Inoltre, "il Padre conosce il Figlio". Con quanta dolcezza dovremmo camminare ogni volta che parliamo della persona di nostro Signore, perché la piena conoscenza è solo presso il Padre. “Nessuno conosce il Padre se non il Figlio e colui al quale il Figlio si compiace di rivelarlo”. Nessuno viene al Padre se non per mezzo di me. Chi nega il Figlio non ha nemmeno il Padre. Rivelare il Padre è ciò che nostro Signore ha fatto e continua a fare. Nella risurrezione Egli è Figlio di Dio con potenza, e quanti lo accolgono sono portati a Dio e diventano figli di Dio, per conoscere il Padre.
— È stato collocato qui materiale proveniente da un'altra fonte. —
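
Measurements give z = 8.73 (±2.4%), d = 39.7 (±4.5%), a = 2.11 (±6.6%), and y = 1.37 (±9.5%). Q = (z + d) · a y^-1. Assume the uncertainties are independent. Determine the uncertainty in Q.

Let u = z + d = 48.4. δu = √(δz² + δd²) = √(0.0439 + 3.19) = 1.80, so δu/u = 0.0371.
Q is then a monomial in u, a, y:
δQ/Q = √((δu/u)² + (1·δa/a)² + (-1·δy/y)²) = √(0.00138 + 0.00436 + 0.00903) = 0.121
Q = 74.6, so δQ = 0.121 × 74.6 = 9.06.

9.06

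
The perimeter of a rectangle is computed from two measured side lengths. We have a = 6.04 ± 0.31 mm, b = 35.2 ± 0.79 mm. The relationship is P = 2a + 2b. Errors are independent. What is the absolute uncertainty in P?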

Su questa divina affermazione della sua stessa persona, la sua unità con il Padre, Egli pronuncia quella parola che è così ben nota e che è stata una parola di benedizione per innumerevoli anime.
“Venite a me voi tutti che siete affaticati e oppressi e io vi darò riposo”. Questa è la prima parte del grazioso invito. Significativamente si manifesta subito dopo che il rifiuto da parte dei Suoi si è manifestato e dopo aver parlato del rifiuto delle città galileiane favorite. È tipico di quel Vangelo della Grazia pieno, libero e benedetto, che fu reso noto dopo la Sua morte e risurrezione, e che ancora viene predicato.
È un invito a tutti, ebrei e gentili. L'invito è a coloro che faticano e sono oppressi; è venire a Lui e Lui promette riposo. Com'è pieno! Quanto inesauribile nel suo significato! La seconda parte del suo invito ci porta oltre. “Prendi il mio giogo su di te e impara da me; poiché io sono mite e umile di cuore; e troverete riposo per le vostre anime; poiché il mio giogo è dolce e il mio carico leggero».
Colui che è venuto a lui e ha trovato riposo prenda ora su di lui il suo giogo e impari da lui. Significa seguirlo, essere sotto di Lui come Signore. Il giogo non è la legge, ma il suo stesso giogo, il suo amorevole freno; e due appartengono al giogo; siamo aggiogati insieme a Lui. E avendo Lui, il mite e l'umile di cuore, sempre davanti all'anima, il riposo per l'anima è il frutto benedetto. È tutta la Lettera ai Filippesi in poche parole.
“Sia in te questa mente che era in Cristo Gesù”. Venendo a Lui abbiamo riposo - vivendo in Lui troviamo riposo per le nostre anime. Possa il lettore meditare su queste parole di nostro Signore finché non diventino più dolci del miele e del favo.